5) Do away with no knock raids. They disproportionately affect minorities. All too often they go to the wrong address or act on poor information and harm or kill innocent people. (Of course if they shoot an innocent person but they have a shotgun in the closet they can claim that they shot an armed person.(
6) Better weapons training and prosecution for failing to follow that training. The guy who shot Laquan emptied his magazine and shot him 16 times. He shot him when he was walking away and when he was on the ground. Pray and spray is dangerous. If I shoot someone 16 times while defending myself I probably face charges. The NRA has good training programs. Make the police go to those, or something. I suspect this is mostly because they panic, but you can have people prone to panic executing people.
7) Pass a law requiring everyone writing blogs who cite statistics on police shootings to read at least one analysis comparing and criticizing the statistical methods for the different studies AND require said blog writers to acknowledge that there are studies with contradictory findings.
Steve
I think that you would be disappointed with the results if all of the things you propose were effected. I agree with 2-6. 7 is just being argumentative. You might consider the possibility that different people can see the available evidence in different ways.
IMO #1 is a bad idea. For example, it would result in more blacks being arrested for white collar crimes, hate crimes, and serial murders. I think it would be better if two people who committed the same crimes were in similar jeopardy of being caught, tried, and convicted regardless of race (adjusted for patterns of habitation) but that has a couple of problems, too, the most important of which is that it is circular. How do you determine it?

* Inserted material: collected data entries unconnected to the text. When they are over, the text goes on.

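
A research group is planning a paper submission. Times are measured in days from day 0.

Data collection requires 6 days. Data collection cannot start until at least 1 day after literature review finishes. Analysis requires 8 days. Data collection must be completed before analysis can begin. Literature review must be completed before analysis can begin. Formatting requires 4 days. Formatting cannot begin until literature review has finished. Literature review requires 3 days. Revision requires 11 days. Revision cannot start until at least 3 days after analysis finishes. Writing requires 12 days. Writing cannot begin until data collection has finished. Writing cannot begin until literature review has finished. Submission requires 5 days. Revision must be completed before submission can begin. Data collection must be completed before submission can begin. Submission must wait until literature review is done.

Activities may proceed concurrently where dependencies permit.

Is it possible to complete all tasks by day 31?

No

Literature review can start immediately at day 0; it finishes at day 3.
Formatting cannot begin until literature review (finishes day 3). It runs from day 3 to 3 + 4 = day 7.
Data collection waits on literature review (finishes day 3, plus 1-day gap → day 4), so it starts at day 4 and finishes at 4 + 6 = day 10.
Writing has to wait for data collection (finishes day 10); literature review (finishes day 3). The latest of these is day 10, so writing runs day 10 to 10 + 12 = day 22.
For analysis: data collection (finishes day 10); literature review (finishes day 3). Taking the maximum gives a start of day 10, and it finishes at 10 + 8 = day 18.
Revision cannot begin until analysis (finishes day 18, plus 3-day gap → day 21). It runs from day 21 to 21 + 11 = day 32.
For submission: revision (finishes day 32); data collection (finishes day 10); literature review (finishes day 3). Taking the maximum gives a start of day 32, and it finishes at 32 + 5 = day 37.
The earliest everything can be done is day 37, which is after the deadline of 31, so it is not possible.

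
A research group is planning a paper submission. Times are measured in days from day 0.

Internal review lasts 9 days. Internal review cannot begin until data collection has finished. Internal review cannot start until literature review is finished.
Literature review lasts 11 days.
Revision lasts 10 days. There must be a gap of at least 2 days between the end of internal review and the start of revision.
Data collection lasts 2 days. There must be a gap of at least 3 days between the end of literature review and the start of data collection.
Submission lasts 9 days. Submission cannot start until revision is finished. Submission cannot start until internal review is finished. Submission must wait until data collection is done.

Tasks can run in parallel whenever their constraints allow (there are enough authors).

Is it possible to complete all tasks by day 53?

Literature review can start immediately at day 0; it finishes at day 11.
Data collection cannot begin until literature review (finishes day 11, plus 3-day gap → day 14). It runs from day 14 to 14 + 2 = day 16.
Internal review has to wait for data collection (finishes day 16); literature review (finishes day 11). The latest of these is day 16, so internal review runs day 16 to 16 + 9 = day 25.
After internal review (finishes day 25, plus 2-day gap → day 27), revision can start at day 27 and finishes at day 37.
Submission has to wait for revision (finishes day 37); internal review (finishes day 25); data collection (finishes day 16). The latest of these is day 37, so submission runs day 37 to 37 + 9 = day 46.
Every task is finished by day 46, which is no later than the deadline of 53, so the schedule is feasible.

Yes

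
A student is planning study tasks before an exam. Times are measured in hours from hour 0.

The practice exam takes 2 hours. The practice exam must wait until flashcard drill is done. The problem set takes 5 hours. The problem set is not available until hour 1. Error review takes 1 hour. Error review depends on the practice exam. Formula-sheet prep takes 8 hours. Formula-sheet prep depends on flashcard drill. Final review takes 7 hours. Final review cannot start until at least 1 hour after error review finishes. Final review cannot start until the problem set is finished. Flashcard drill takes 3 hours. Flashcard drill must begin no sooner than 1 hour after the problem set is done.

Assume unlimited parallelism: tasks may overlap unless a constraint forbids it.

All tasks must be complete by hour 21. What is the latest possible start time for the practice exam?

Nothing follows final review; the deadline of hour 21 is its only limit. It must start by 21 − 7 = hour 14.
Error review feeds into final review (must start by hour 14, minus 1-hour gap → hour 13); so error review must finish by hour 13 and therefore start by hour 12.
The practice exam has to be done before error review (must start by hour 12). That means finishing by hour 12, i.e. starting by 12 − 2 = hour 10.

10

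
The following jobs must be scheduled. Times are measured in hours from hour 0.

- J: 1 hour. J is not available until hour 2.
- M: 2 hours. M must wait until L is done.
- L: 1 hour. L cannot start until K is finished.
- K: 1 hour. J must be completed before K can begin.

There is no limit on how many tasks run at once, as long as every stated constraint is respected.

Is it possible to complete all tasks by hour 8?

Yes

J cannot begin until its own release at hour 2. It runs from hour 2 to 2 + 1 = hour 3.
K waits on J (finishes hour 3), so it starts at hour 3 and finishes at 3 + 1 = hour 4.
L waits on K (finishes hour 4), so it starts at hour 4 and finishes at 4 + 1 = hour 5.
M waits on L (finishes hour 5), so it starts at hour 5 and finishes at 5 + 2 = hour 7.
Every task is finished by hour 7, which is no later than the deadline of 8, so the schedule is feasible.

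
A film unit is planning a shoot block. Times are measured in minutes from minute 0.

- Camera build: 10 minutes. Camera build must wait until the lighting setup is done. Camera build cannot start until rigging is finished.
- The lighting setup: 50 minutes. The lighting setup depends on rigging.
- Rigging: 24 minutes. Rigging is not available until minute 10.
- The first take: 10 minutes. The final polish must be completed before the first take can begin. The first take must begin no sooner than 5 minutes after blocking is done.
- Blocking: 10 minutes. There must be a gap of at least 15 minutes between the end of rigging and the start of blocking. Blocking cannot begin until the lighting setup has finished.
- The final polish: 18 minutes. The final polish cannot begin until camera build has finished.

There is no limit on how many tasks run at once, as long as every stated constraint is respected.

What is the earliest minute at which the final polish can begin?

94

After its own release at minute 10, rigging can start at minute 10 and finishes at minute 34.
The lighting setup cannot begin until rigging (finishes minute 34). It runs from minute 34 to 34 + 50 = minute 84.
For camera build: the lighting setup (finishes minute 84); rigging (finishes minute 34). Taking the maximum gives a start of minute 84, and it finishes at 84 + 10 = minute 94.
The final polish waits on camera build (finishes minute 94), so the earliest it can start is minute 94.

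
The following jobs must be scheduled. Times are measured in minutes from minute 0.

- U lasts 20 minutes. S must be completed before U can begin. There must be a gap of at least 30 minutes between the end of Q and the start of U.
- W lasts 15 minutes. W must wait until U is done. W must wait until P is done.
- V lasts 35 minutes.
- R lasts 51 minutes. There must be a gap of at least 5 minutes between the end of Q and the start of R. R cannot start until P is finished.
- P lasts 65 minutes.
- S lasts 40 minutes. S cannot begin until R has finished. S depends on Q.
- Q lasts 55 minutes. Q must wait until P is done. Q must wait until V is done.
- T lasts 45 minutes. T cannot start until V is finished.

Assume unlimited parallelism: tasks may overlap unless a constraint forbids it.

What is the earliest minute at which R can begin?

125

V can start immediately at minute 0; it finishes at minute 35.
P has no prerequisites, so it starts at minute 0 and finishes at minute 65.
For Q: P (finishes minute 65); V (finishes minute 35). Taking the maximum gives a start of minute 65, and it finishes at 65 + 55 = minute 120.
R waits on Q (finishes minute 120, plus 5-minute gap → minute 125); P (finishes minute 65). The latest of these is minute 125, which is the earliest R can start.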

We can only determine the rates at which people are arrested for crimes, not the rates at which they commit them. In cities we conclude that the homicide rate among blacks is much higher than that among whites for several reasons: more black people are getting killed, their killers are being reported as black, and there are rather few reports of whites prowling black neighborhoods shooting young black men.

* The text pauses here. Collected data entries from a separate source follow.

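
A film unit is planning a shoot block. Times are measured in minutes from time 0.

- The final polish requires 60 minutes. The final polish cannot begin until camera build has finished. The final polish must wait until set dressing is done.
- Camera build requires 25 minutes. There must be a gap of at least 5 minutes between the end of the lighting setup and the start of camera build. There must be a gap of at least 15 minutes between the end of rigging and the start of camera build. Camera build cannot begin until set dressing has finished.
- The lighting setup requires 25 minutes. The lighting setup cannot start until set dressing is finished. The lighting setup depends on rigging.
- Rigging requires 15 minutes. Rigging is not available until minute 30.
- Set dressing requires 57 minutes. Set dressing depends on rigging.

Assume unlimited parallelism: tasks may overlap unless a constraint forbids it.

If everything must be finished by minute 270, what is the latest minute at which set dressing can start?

98

To finish by minute 270, the final polish (duration 60) must start no later than minute 210.
Since the final polish (must start by minute 210) depends on it, camera build must finish by minute 210. Backing off its 25-minute duration gives a latest start of minute 185.
The lighting setup feeds into camera build (must start by minute 185, minus 5-minute gap → minute 180); so the lighting setup must finish by minute 180 and therefore start by minute 155.
Set dressing has several dependents: the lighting setup (must start by minute 155); camera build (must start by minute 185); the final polish (must start by minute 210). The earliest of those limits is minute 155, so set dressing must start by 155 − 57 = minute 98.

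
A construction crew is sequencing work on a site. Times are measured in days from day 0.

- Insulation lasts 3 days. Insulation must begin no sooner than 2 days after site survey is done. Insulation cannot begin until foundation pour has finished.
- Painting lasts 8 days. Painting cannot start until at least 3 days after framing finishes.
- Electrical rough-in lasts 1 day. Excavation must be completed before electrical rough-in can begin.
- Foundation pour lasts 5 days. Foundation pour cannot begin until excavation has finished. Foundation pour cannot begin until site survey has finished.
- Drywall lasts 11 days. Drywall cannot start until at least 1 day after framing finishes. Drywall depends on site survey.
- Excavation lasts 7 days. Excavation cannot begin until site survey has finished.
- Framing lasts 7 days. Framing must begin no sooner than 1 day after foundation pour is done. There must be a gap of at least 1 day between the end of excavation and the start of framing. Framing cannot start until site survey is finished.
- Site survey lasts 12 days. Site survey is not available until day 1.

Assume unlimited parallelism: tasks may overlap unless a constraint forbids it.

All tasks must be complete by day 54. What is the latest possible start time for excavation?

22

Drywall has no dependents, so it just needs to finish by day 54. Starting by 54 − 11 = day 43 achieves that.
Nothing follows painting; the deadline of day 54 is its only limit. It must start by 54 − 8 = day 46.
Framing feeds drywall (must start by day 43, minus 1-day gap → day 42); painting (must start by day 46, minus 3-day gap → day 43). Taking the minimum, framing must finish by day 42 and start by 42 − 7 = day 35.
Nothing follows insulation; the deadline of day 54 is its only limit. It must start by 54 − 3 = day 51.
Foundation pour must finish in time for framing (must start by day 35, minus 1-day gap → day 34); insulation (must start by day 51). The tightest is day 34, so foundation pour must start by 34 − 5 = day 29.
Electrical rough-in must finish by day 54; it takes 1 day, so it must start by 54 − 1 = day 53.
Excavation feeds foundation pour (must start by day 29); framing (must start by day 35, minus 1-day gap → day 34); electrical rough-in (must start by day 53). Taking the minimum, excavation must finish by day 29 and start by 29 − 7 = day 22.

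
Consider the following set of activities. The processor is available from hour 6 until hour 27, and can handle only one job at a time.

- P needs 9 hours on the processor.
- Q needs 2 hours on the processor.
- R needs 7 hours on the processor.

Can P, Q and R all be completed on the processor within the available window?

Yes

The processor window is 27 − 6 = 21 hours.
Running back to back, the jobs need 9 + 2 + 7 = 18 hours on the processor.
Since 18 ≤ 21, they fit within the window.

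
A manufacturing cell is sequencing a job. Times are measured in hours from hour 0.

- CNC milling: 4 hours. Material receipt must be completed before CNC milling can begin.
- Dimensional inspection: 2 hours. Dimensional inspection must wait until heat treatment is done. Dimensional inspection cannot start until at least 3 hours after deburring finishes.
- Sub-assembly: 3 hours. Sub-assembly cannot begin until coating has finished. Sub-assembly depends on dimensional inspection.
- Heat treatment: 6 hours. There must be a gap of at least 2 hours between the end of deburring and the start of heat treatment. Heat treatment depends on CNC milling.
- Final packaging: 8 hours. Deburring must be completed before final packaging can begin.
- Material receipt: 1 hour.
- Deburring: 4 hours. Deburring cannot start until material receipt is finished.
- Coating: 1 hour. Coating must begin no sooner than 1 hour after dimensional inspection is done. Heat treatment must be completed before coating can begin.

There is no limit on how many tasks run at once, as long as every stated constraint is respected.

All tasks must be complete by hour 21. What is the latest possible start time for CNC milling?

Sub-assembly has no dependents, so it just needs to finish by hour 21. Starting by 21 − 3 = hour 18 achieves that.
Coating feeds into sub-assembly (must start by hour 18); so coating must finish by hour 18 and therefore start by hour 17.
Dimensional inspection has several dependents: coating (must start by hour 17, minus 1-hour gap → hour 16); sub-assembly (must start by hour 18). The earliest of those limits is hour 16, so dimensional inspection must start by 16 − 2 = hour 14.
For heat treatment: dimensional inspection (must start by hour 14); coating (must start by hour 17). The most restrictive is hour 14; with a 6-hour duration, heat treatment must start by hour 8.
CNC milling has to be done before heat treatment (must start by hour 8). That means finishing by hour 8, i.e. starting by 8 − 4 = hour 4.

4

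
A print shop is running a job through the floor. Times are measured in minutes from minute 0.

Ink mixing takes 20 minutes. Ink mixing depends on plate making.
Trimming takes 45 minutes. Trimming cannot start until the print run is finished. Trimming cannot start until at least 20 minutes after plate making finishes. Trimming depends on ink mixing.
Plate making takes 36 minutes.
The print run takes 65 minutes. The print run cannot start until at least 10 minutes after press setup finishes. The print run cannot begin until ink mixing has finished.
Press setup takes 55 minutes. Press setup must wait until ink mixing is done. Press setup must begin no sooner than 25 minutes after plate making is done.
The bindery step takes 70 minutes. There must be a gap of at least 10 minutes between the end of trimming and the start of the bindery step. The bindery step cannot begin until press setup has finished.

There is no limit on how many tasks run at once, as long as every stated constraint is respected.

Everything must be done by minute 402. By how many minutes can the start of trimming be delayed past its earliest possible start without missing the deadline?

86

Nothing blocks plate making, so it runs from minute 0 to minute 36.
After plate making (finishes minute 36), ink mixing can start at minute 36 and finishes at minute 56.
Press setup needs all of ink mixing (finishes minute 56); plate making (finishes minute 36, plus 25-minute gap → minute 61). That puts its earliest start at minute 61; it finishes at 61 + 55 = minute 116.
For the print run: press setup (finishes minute 116, plus 10-minute gap → minute 126); ink mixing (finishes minute 56). Taking the maximum gives a start of minute 126, and it finishes at 126 + 65 = minute 191.
Trimming cannot start until the print run (finishes minute 191); plate making (finishes minute 36, plus 20-minute gap → minute 56); ink mixing (finishes minute 56). The controlling bound is minute 191, so trimming finishes at 191 + 45 = minute 236.

Working backward from the deadline:
Nothing follows the bindery step; the deadline of minute 402 is its only limit. It must start by 402 − 70 = minute 332.
Since the bindery step (must start by minute 332, minus 10-minute gap → minute 322) depends on it, trimming must finish by minute 322. Backing off its 45-minute duration gives a latest start of minute 277.
So trimming can start as early as minute 191 and as late as minute 277, giving 277 − 191 = 86 minutes of slack.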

For example, my interpretation of the fact that rural blacks are arrested for homicide at about the same rate as rural whites and both are lower than the corresponding urban rates is that the rural black homicide rate is lower. Would yours be that rural law enforcement officers are less racist than urban?

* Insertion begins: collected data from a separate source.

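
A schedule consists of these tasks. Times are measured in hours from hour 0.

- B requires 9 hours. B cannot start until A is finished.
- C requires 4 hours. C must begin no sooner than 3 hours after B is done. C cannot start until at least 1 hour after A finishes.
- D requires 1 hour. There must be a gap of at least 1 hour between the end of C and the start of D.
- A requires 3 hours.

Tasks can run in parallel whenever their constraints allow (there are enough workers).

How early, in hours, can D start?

20

A has no prerequisites, so it starts at hour 0 and finishes at hour 3.
B cannot begin until A (finishes hour 3). It runs from hour 3 to 3 + 9 = hour 12.
C has to wait for B (finishes hour 12, plus 3-hour gap → hour 15); A (finishes hour 3, plus 1-hour gap → hour 4). The latest of these is hour 15, so C runs hour 15 to 15 + 4 = hour 19.
D waits on C (finishes hour 19, plus 1-hour gap → hour 20), so the earliest it can start is hour 20.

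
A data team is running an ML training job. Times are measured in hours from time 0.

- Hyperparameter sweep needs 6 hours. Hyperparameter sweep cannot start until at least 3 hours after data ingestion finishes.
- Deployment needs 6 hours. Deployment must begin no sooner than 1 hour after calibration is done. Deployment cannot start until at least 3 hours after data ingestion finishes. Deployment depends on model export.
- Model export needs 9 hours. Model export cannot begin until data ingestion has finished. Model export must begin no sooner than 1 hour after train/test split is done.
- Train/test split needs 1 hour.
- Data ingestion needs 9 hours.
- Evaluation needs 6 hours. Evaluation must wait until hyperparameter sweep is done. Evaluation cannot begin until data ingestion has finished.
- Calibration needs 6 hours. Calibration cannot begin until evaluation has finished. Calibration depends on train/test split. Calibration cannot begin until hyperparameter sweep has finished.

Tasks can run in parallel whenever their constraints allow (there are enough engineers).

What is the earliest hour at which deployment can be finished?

Nothing blocks train/test split, so it runs from hour 0 to hour 1.
Data ingestion can start immediately at hour 0; it finishes at hour 9.
Model export cannot start until data ingestion (finishes hour 9); train/test split (finishes hour 1, plus 1-hour gap → hour 2). The controlling bound is hour 9, so model export finishes at 9 + 9 = hour 18.
After data ingestion (finishes hour 9, plus 3-hour gap → hour 12), hyperparameter sweep can start at hour 12 and finishes at hour 18.
Evaluation has to wait for hyperparameter sweep (finishes hour 18); data ingestion (finishes hour 9). The latest of these is hour 18, so evaluation runs hour 18 to 18 + 6 = hour 24.
For calibration: evaluation (finishes hour 24); train/test split (finishes hour 1); hyperparameter sweep (finishes hour 18). Taking the maximum gives a start of hour 24, and it finishes at 24 + 6 = hour 30.
Deployment cannot start until calibration (finishes hour 30, plus 1-hour gap → hour 31); data ingestion (finishes hour 9, plus 3-hour gap → hour 12); model export (finishes hour 18). The controlling bound is hour 31, so deployment finishes at 31 + 6 = hour 37.

37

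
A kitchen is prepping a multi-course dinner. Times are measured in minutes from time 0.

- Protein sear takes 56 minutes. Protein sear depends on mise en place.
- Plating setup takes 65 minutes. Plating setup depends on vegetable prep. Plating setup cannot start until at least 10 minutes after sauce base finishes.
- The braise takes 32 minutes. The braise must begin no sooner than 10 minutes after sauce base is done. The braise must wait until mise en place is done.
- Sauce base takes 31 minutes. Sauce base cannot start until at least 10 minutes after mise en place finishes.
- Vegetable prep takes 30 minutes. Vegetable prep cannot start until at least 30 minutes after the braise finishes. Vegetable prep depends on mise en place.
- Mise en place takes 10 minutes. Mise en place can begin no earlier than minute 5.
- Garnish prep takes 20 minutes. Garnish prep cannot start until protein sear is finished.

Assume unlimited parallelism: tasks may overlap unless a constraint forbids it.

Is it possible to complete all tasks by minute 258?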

“We can only determine the rates at which people are arrested for crimes, not the rates at which they commit them.”
I specifically cited drug crimes. Through a number of methods we have pretty good evidence that white people and black people use drugs at about the same rate. Once arrested they are more likely to be prosecuted, more likely to go to jail if convicted and they have longer sentences. I actually find it shocking that you wouldnt know this and not actually find it intuitive. The way it worked in small town America where I grew up was that if the child of the mayor, one of the police, one of the well off (like a doctor’s kid) was caught with pot they got a ride home and a stern lecture. Same if there were caught drinking. If you were not among that select group, you got busted. Oddly enough there were never any black kids among the select group. Maybe everyone got treated the same where you grew up, but I find that hard to believe. I also dont think it has changed much.
7 was mostly for fun, but it is obvious people see the “evidence” in different ways. That is why you need analysis of how that “evidence” is generated. Most people dont read studies very often and just accept a summation of the findings, especially if they agree with them.
Steve
I agree with you about the rate at which people are arrested for drug crimes.
I would say more broadly that a lot of the statutes that are used by the police to harass people should either be stricken from the books or enforced more uniformly and fairly.